CHAPTER XIV. THE YOUNG NEWSBOY.

Rupert had engaged a room on Bleecker Street. It is not a fashionable locality, but the time was when A. T. Stewart and other men of social standing lived upon it.

Rupert's room, a small hall bedroom, cost him two dollars per week. It was rather large for a hall room, and was clean and well furnished, beyond the average of such rooms in that locality. The house was kept by a widow, a Mrs. Stetson, a good, hard-working woman, who deserved a better fate than the position of a lodging-house keeper.

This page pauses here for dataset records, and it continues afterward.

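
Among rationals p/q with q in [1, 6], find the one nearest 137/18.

38/5

Expand x = 137/18 as a continued fraction with the Euclidean algorithm:
  137 = 7*18 + 11, so a_0 = 7.
  18 = 1*11 + 7, so a_1 = 1.
  11 = 1*7 + 4, so a_2 = 1.
  7 = 1*4 + 3, so a_3 = 1.
  4 = 1*3 + 1, so a_4 = 1.
  3 = 3*1 + 0, so a_5 = 3.
so x = [7; 1, 1, 1, 1, 3].
Convergents (p_i = a_i*p_{i-1} + p_{i-2}, q_i = a_i*q_{i-1} + q_{i-2} with p_{-2}=0, p_{-1}=1, q_{-2}=1, q_{-1}=0), until the denominator exceeds 6:
  i=0: a_0=7, p_0 = 7*1 + 0 = 7, q_0 = 7*0 + 1 = 1.
  i=1: a_1=1, p_1 = 1*7 + 1 = 8, q_1 = 1*1 + 0 = 1.
  i=2: a_2=1, p_2 = 1*8 + 7 = 15, q_2 = 1*1 + 1 = 2.
  i=3: a_3=1, p_3 = 1*15 + 8 = 23, q_3 = 1*2 + 1 = 3.
  i=4: a_4=1, p_4 = 1*23 + 15 = 38, q_4 = 1*3 + 2 = 5.
  i=5: a_5=3, p_5 = 3*38 + 23 = 137, q_5 = 3*5 + 3 = 18.
q_5 = 18 > 6, so the last convergent with denominator <= 6 is p_4/q_4 = 38/5.
The closest fraction with denominator <= 6 is either p_4/q_4 or the intermediate fraction (k*p_4 + p_3)/(k*q_4 + q_3) with the largest k >= 1 whose denominator stays <= 6; these approach x as k grows, and every other convergent or intermediate fraction in range is farther away.
Largest k: floor((6 - q_3)/q_4) = floor((6 - 3)/5) = 0.
Since k = 0, no intermediate fraction beyond p_4/q_4 has denominator <= 6, so the convergent 38/5 is the closest (its error is |137*5 - 38*18|/(18*5) = 1/90).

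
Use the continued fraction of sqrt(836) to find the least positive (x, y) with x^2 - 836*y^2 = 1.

(x, y) = (46551, 1610)

First expand sqrt(836) as a continued fraction. With x_i = (sqrt(836) + m_i)/d_i and (m_0, d_0) = (0, 1): a_0 = floor(sqrt(836)) = 28, since 28^2 = 784 <= 836 < 841 = 29^2.
Iterate m_{i+1} = d_i*a_i - m_i, d_{i+1} = (836 - m_{i+1}^2)/d_i, a_{i+1} = floor((a_0 + m_{i+1})/d_{i+1}):
  m_1 = 1*28 - 0 = 28, d_1 = (836 - 28^2)/1 = 52/1 = 52, a_1 = floor((28 + 28)/52) = 1.
  m_2 = 52*1 - 28 = 24, d_2 = (836 - 24^2)/52 = 260/52 = 5, a_2 = floor((28 + 24)/5) = 10.
  m_3 = 5*10 - 24 = 26, d_3 = (836 - 26^2)/5 = 160/5 = 32, a_3 = floor((28 + 26)/32) = 1.
  m_4 = 32*1 - 26 = 6, d_4 = (836 - 6^2)/32 = 800/32 = 25, a_4 = floor((28 + 6)/25) = 1.
  m_5 = 25*1 - 6 = 19, d_5 = (836 - 19^2)/25 = 475/25 = 19, a_5 = floor((28 + 19)/19) = 2.
  m_6 = 19*2 - 19 = 19, d_6 = (836 - 19^2)/19 = 475/19 = 25, a_6 = floor((28 + 19)/25) = 1.
  m_7 = 25*1 - 19 = 6, d_7 = (836 - 6^2)/25 = 800/25 = 32, a_7 = floor((28 + 6)/32) = 1.
  m_8 = 32*1 - 6 = 26, d_8 = (836 - 26^2)/32 = 160/32 = 5, a_8 = floor((28 + 26)/5) = 10.
  m_9 = 5*10 - 26 = 24, d_9 = (836 - 24^2)/5 = 260/5 = 52, a_9 = floor((28 + 24)/52) = 1.
  m_10 = 52*1 - 24 = 28, d_10 = (836 - 28^2)/52 = 52/52 = 1, a_10 = floor((28 + 28)/1) = 56.
  m_11 = 1*56 - 28 = 28, d_11 = (836 - 28^2)/1 = 52/1 = 52: (m_11, d_11) = (m_1, d_1) = (28, 52), so from here the quotients repeat a_1, ..., a_10; the period length is 10.
So sqrt(836) = [28; (1, 10, 1, 1, 2, 1, 1, 10, 1, 56)] with period length k = 10.
k is even, so the fundamental solution of x^2 - 836y^2 = 1 is (p_{k-1}, q_{k-1}) = (p_9, q_9); compute convergents through index 9.
Convergents (p_i = a_i*p_{i-1} + p_{i-2}, q_i = a_i*q_{i-1} + q_{i-2} with p_{-2}=0, p_{-1}=1, q_{-2}=1, q_{-1}=0):
  i=0: a_0=28, p_0 = 28*1 + 0 = 28, q_0 = 28*0 + 1 = 1.
  i=1: a_1=1, p_1 = 1*28 + 1 = 29, q_1 = 1*1 + 0 = 1.
  i=2: a_2=10, p_2 = 10*29 + 28 = 318, q_2 = 10*1 + 1 = 11.
  i=3: a_3=1, p_3 = 1*318 + 29 = 347, q_3 = 1*11 + 1 = 12.
  i=4: a_4=1, p_4 = 1*347 + 318 = 665, q_4 = 1*12 + 11 = 23.
  i=5: a_5=2, p_5 = 2*665 + 347 = 1677, q_5 = 2*23 + 12 = 58.
  i=6: a_6=1, p_6 = 1*1677 + 665 = 2342, q_6 = 1*58 + 23 = 81.
  i=7: a_7=1, p_7 = 1*2342 + 1677 = 4019, q_7 = 1*81 + 58 = 139.
  i=8: a_8=10, p_8 = 10*4019 + 2342 = 42532, q_8 = 10*139 + 81 = 1471.
  i=9: a_9=1, p_9 = 1*42532 + 4019 = 46551, q_9 = 1*1471 + 139 = 1610.
Check: 46551^2 - 836*1610^2 = 2166995601 - 2166995600 = 1, so (x, y) = (46551, 1610) solves the equation, and by the theorem it is the least positive solution.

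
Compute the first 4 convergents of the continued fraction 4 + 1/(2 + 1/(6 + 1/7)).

Using the convergent recurrence p_i = a_i*p_{i-1} + p_{i-2}, q_i = a_i*q_{i-1} + q_{i-2} with p_{-2}=0, p_{-1}=1, q_{-2}=1, q_{-1}=0:
  i=0: a_0=4, p_0 = 4*1 + 0 = 4, q_0 = 4*0 + 1 = 1.
  i=1: a_1=2, p_1 = 2*4 + 1 = 9, q_1 = 2*1 + 0 = 2.
  i=2: a_2=6, p_2 = 6*9 + 4 = 58, q_2 = 6*2 + 1 = 13.
  i=3: a_3=7, p_3 = 7*58 + 9 = 415, q_3 = 7*13 + 2 = 93.

4/1, 9/2, 58/13, 415/93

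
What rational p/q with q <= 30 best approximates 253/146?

26/15

Expand x = 253/146 as a continued fraction with the Euclidean algorithm:
  253 = 1*146 + 107, so a_0 = 1.
  146 = 1*107 + 39, so a_1 = 1.
  107 = 2*39 + 29, so a_2 = 2.
  39 = 1*29 + 10, so a_3 = 1.
  29 = 2*10 + 9, so a_4 = 2.
  10 = 1*9 + 1, so a_5 = 1.
  9 = 9*1 + 0, so a_6 = 9.
so x = [1; 1, 2, 1, 2, 1, 9].
Convergents (p_i = a_i*p_{i-1} + p_{i-2}, q_i = a_i*q_{i-1} + q_{i-2} with p_{-2}=0, p_{-1}=1, q_{-2}=1, q_{-1}=0), until the denominator exceeds 30:
  i=0: a_0=1, p_0 = 1*1 + 0 = 1, q_0 = 1*0 + 1 = 1.
  i=1: a_1=1, p_1 = 1*1 + 1 = 2, q_1 = 1*1 + 0 = 1.
  i=2: a_2=2, p_2 = 2*2 + 1 = 5, q_2 = 2*1 + 1 = 3.
  i=3: a_3=1, p_3 = 1*5 + 2 = 7, q_3 = 1*3 + 1 = 4.
  i=4: a_4=2, p_4 = 2*7 + 5 = 19, q_4 = 2*4 + 3 = 11.
  i=5: a_5=1, p_5 = 1*19 + 7 = 26, q_5 = 1*11 + 4 = 15.
  i=6: a_6=9, p_6 = 9*26 + 19 = 253, q_6 = 9*15 + 11 = 146.
q_6 = 146 > 30, so the last convergent with denominator <= 30 is p_5/q_5 = 26/15.
The closest fraction with denominator <= 30 is either p_5/q_5 or the intermediate fraction (k*p_5 + p_4)/(k*q_5 + q_4) with the largest k >= 1 whose denominator stays <= 30; these approach x as k grows, and every other convergent or intermediate fraction in range is farther away.
Largest k: floor((30 - q_4)/q_5) = floor((30 - 11)/15) = 1.
That gives (1*26 + 19)/(1*15 + 11) = 45/26.
Compare the errors: |x - 26/15| = |253*15 - 26*146|/(146*15) = 1/2190, and |x - 45/26| = |253*26 - 45*146|/(146*26) = 8/3796.
Cross-multiplying, 1*3796 = 3796 < 17520 = 8*2190, so 1/2190 is smaller: the convergent 26/15 is closer to x than 45/26.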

Usually Rupert reached his room about eight o'clock in the evening. He left the hotel at seven, and stopped for supper on the way. Arrived at his room he generally spent an hour in reading or studying (he had undertaken to review his arithmetic, thinking that some time he might obtain a situation where a good knowledge of that science might be needed).

He had nearly reached the house where he lodged on the evening after the departure of Mr. Onthank from the Somerset Hotel, when his attention was drawn to a boy of ten with a bundle of the "Evening News" under his arm. He was shedding tears quietly. Rupert had a warm heart and was always kind to younger boys.

He was touched by the little fellow's evident distress and spoke to him.

"What is the matter, Johnny?" he asked.

"I can't sell my papers," answered the boy.